Let’s also be frank, this is going to get far worse under Labour, the party of the clipboard carriers and petty bureaucrats, who worship at the altar of Sir Keir, the box-ticker in chief. Brace yourself for an avalanche of rules and regulations that will destroy our personal freedoms, shackle our economy and make us all thoroughly miserable.

For the chickens, I predict a mass display of civil disobedience. I cannot believe more than a fraction of poultry fanciers are going to indulge the ministry in this orgy of intrusive nonsense. When the Man from Defra arrives, they will smuggle their birds into potting sheds, even wardrobes and cupboards (like the old lady hiding the airmen in ‘Allo ‘Allo) and pretend they were never there.
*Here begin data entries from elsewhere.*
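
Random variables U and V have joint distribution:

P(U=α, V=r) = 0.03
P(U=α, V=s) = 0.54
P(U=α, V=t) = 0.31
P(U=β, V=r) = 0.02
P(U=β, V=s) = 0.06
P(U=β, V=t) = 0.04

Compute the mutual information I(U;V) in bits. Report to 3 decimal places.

0.020 bits

Marginals: p(U) = (0.8800, 0.1200), p(V) = (0.0500, 0.6000, 0.3500).
I(U;V) = Σ p(x,y)·log₂[p(x,y)/(p(x)p(y))].
  (α,r): 0.03·log₂(0.6818) = -0.0166
  (α,s): 0.54·log₂(1.0227) = 0.0175
  (α,t): 0.31·log₂(1.0065) = 0.0029
  (β,r): 0.02·log₂(3.3333) = 0.0347
  (β,s): 0.06·log₂(0.8333) = -0.0158
  (β,t): 0.04·log₂(0.9524) = -0.0028
Sum = 0.020 bits.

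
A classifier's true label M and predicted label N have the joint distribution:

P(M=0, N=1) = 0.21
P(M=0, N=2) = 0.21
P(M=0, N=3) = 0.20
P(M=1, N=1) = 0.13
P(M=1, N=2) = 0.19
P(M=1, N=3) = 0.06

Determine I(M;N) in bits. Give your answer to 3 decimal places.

0.030 bits

Marginals: p(M) = (0.6200, 0.3800), p(N) = (0.3400, 0.4000, 0.2600).
I(M;N) = Σ p(x,y)·log₂[p(x,y)/(p(x)p(y))].
  (0,1): 0.21·log₂(0.9962) = -0.0012
  (0,2): 0.21·log₂(0.8468) = -0.0504
  (0,3): 0.20·log₂(1.2407) = 0.0622
  (1,1): 0.13·log₂(1.0062) = 0.0012
  (1,2): 0.19·log₂(1.2500) = 0.0612
  (1,3): 0.06·log₂(0.6073) = -0.0432
Sum = 0.030 bits.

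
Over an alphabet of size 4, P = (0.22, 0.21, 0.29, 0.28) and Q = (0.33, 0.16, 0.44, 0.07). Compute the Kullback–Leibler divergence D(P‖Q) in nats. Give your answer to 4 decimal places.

0.2352 nats

D(P‖Q) = Σ p·ln(p/q).
  0.22·ln(0.22/0.33) = -0.08920
  0.21·ln(0.21/0.16) = 0.05711
  0.29·ln(0.29/0.44) = -0.12090
  0.28·ln(0.28/0.07) = 0.38816
D(P‖Q) = 0.2352 nats.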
Some freedoms are too important to be surrendered without a fight.

Death by red tape

If you thought the rest of this was some ramblings by an old poultry fancier, here’s proof it is part of a much wider and deeply pernicious trough we have fallen into.

An excellent report by the Centre for Policy Studies this week showed that the cost of regulation on business has grown by £48bn a year since the Tories came to power, with an additional £148bn in one off set-up costs. This is equivalent to an extra 2p in Corporation Tax.

Everywhere we are smothered by red tape, in our personal and business lives. Company leaders spend much of their day jumping through bureaucratic hoops, deprived of the simple and valuable pleasure of commerce. And, as I say above, if you think a Labour government will ever ease the burden, think again.